In complexation reactions, metal cations are the electron pair acceptors, and the ligands are the electron pair donors. The stability of the metal complexes depends primarily on the complexing ability of the central metal ion and the nature of the ligands. Generally, the complexing ability of the metal ion depends on the size and charge of the ion. As the metal ion size increases, the stability of the metal complexes decreases, provided that the valency of the metal ion and the ligands remain the same. On the other hand, as the charge on the metal ion increases, the stability of the complexes increases.

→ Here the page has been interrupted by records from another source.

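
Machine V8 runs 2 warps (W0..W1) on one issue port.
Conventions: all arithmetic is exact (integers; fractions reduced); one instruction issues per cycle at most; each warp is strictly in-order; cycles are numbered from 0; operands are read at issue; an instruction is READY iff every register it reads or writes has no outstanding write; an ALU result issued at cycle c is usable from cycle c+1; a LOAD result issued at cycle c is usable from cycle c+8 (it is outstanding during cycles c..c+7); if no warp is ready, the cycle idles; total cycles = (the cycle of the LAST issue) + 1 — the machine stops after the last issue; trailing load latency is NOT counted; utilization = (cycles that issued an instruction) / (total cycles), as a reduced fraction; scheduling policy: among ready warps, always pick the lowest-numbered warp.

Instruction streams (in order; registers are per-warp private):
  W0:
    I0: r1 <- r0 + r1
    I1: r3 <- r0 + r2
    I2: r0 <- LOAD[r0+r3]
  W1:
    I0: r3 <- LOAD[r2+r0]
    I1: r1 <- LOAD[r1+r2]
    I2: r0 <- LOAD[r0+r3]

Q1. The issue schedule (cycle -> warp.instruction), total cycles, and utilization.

cycle 0: W0.I0
cycle 1: W0.I1
cycle 2: W0.I2
cycle 3: W1.I0
cycle 4: W1.I1
cycle 5: idle
cycle 6: idle
cycle 7: idle
cycle 8: idle
cycle 9: idle
cycle 10: idle
cycle 11: W1.I2

Answer: 12 cycles, utilization 1/2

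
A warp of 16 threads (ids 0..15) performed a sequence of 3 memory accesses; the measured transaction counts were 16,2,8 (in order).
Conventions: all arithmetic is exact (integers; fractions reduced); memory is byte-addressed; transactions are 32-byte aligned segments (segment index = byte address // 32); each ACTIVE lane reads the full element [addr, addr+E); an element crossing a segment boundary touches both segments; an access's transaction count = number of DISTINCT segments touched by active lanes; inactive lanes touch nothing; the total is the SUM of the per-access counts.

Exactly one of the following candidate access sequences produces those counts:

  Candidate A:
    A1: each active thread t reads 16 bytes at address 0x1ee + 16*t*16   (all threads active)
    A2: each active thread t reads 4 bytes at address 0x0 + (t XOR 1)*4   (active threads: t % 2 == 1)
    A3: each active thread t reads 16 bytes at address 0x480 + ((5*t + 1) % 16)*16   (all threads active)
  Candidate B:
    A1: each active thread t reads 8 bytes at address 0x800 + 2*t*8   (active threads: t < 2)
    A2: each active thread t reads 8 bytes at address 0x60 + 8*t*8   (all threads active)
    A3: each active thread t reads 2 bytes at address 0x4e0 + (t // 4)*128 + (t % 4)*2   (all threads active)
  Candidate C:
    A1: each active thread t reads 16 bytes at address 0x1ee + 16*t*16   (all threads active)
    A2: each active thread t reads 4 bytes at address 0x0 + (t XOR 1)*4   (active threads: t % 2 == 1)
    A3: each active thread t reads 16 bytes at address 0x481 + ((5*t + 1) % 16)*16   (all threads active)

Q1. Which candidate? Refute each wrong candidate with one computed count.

B: A1 gives 1 transaction, not 16
C: A3 gives 9 transactions, not 8
A: all counts match (16,2,8)

Answer: A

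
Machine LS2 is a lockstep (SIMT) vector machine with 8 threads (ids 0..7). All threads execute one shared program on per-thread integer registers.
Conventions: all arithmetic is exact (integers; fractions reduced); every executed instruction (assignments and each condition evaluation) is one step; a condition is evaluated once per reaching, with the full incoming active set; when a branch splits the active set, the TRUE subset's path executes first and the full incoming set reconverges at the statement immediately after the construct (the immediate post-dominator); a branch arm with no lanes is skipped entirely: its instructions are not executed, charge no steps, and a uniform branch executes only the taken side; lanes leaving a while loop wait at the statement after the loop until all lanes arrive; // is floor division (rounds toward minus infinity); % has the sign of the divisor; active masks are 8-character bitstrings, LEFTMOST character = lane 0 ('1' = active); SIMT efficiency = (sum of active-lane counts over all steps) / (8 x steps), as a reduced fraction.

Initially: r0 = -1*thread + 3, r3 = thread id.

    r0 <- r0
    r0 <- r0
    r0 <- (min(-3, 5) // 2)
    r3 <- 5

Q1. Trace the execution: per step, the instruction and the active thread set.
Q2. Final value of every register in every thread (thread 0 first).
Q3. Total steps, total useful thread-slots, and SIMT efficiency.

step 0: r0 <- r0                     11111111
step 1: r0 <- r0                     11111111
step 2: r0 <- (min(-3, 5) // 2)      11111111
step 3: r3 <- 5                      11111111

Answer: 4 steps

r0: -2,-2,-2,-2,-2,-2,-2,-2
r3: 5,5,5,5,5,5,5,5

steps = 4; useful = 32; efficiency = 32/32 = 1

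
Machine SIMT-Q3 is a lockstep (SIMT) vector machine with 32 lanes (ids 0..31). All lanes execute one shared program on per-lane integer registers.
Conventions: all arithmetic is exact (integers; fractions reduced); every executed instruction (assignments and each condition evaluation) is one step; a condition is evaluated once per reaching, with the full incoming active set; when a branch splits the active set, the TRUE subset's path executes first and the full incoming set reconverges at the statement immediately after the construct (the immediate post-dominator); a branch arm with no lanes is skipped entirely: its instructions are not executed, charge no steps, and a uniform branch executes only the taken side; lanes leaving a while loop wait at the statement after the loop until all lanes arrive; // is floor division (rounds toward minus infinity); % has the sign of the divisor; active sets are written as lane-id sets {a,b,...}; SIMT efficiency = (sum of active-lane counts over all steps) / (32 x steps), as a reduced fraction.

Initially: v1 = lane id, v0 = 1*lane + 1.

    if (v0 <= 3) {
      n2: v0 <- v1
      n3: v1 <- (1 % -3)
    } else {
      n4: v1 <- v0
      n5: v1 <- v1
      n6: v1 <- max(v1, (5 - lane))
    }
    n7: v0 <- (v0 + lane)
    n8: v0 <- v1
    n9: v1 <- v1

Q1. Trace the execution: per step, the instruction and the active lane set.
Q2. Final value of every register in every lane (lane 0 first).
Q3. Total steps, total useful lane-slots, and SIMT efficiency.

step 0: eval (v0 <= 3)               {0,1,2,3,4,5,6,7,8,9,10,11,12,13,14,15,16,17,18,19,20,21,22,23,24,25,26,27,28,29,30,31}
step 1: v0 <- v1                     {0,1,2}
step 2: v1 <- (1 % -3)               {0,1,2}
step 3: v1 <- v0                     {3,4,5,6,7,8,9,10,11,12,13,14,15,16,17,18,19,20,21,22,23,24,25,26,27,28,29,30,31}
step 4: v1 <- v1                     {3,4,5,6,7,8,9,10,11,12,13,14,15,16,17,18,19,20,21,22,23,24,25,26,27,28,29,30,31}
step 5: v1 <- max(v1, (5 - lane))    {3,4,5,6,7,8,9,10,11,12,13,14,15,16,17,18,19,20,21,22,23,24,25,26,27,28,29,30,31}
step 6: v0 <- (v0 + lane)            {0,1,2,3,4,5,6,7,8,9,10,11,12,13,14,15,16,17,18,19,20,21,22,23,24,25,26,27,28,29,30,31}
step 7: v0 <- v1                     {0,1,2,3,4,5,6,7,8,9,10,11,12,13,14,15,16,17,18,19,20,21,22,23,24,25,26,27,28,29,30,31}
step 8: v1 <- v1                     {0,1,2,3,4,5,6,7,8,9,10,11,12,13,14,15,16,17,18,19,20,21,22,23,24,25,26,27,28,29,30,31}

Answer: 9 steps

v1: -2,-2,-2,4,5,6,7,8,9,10,11,12,13,14,15,16,17,18,19,20,21,22,23,24,25,26,27,28,29,30,31,32
v0: -2,-2,-2,4,5,6,7,8,9,10,11,12,13,14,15,16,17,18,19,20,21,22,23,24,25,26,27,28,29,30,31,32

steps = 9; useful = 221; efficiency = 221/288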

Metal ions are categorized into classes A and B based on their preferred ligands, specifically, ligands described in terms of soft or hard acids and bases. Soft bases have easily oxidizable donor atoms with high polarizability and low electronegativity whereas hard bases have donor atoms that show low polarizability and high electronegativity. Smaller, more highly charged metal ions with unsaturated outer orbitals are categorized as Class A and prefer to bind to hard bases. In contrast, larger, less charged or uncharged metal ions with filled outer orbitals are categorized as Class B and prefer complexation with soft bases. In terms of ligand effects on the stability of complexes, smaller, more highly charged ligands tend to form more stable complexes, whereas larger ligands tend to form less stable complexes because of the effects of steric repulsion. Ligands with vacant p or d orbitals can form pi bonds with certain metal ions, which in turn exhibits back bonding behavior toward the ligand, both of which serve to stabilize the complex further.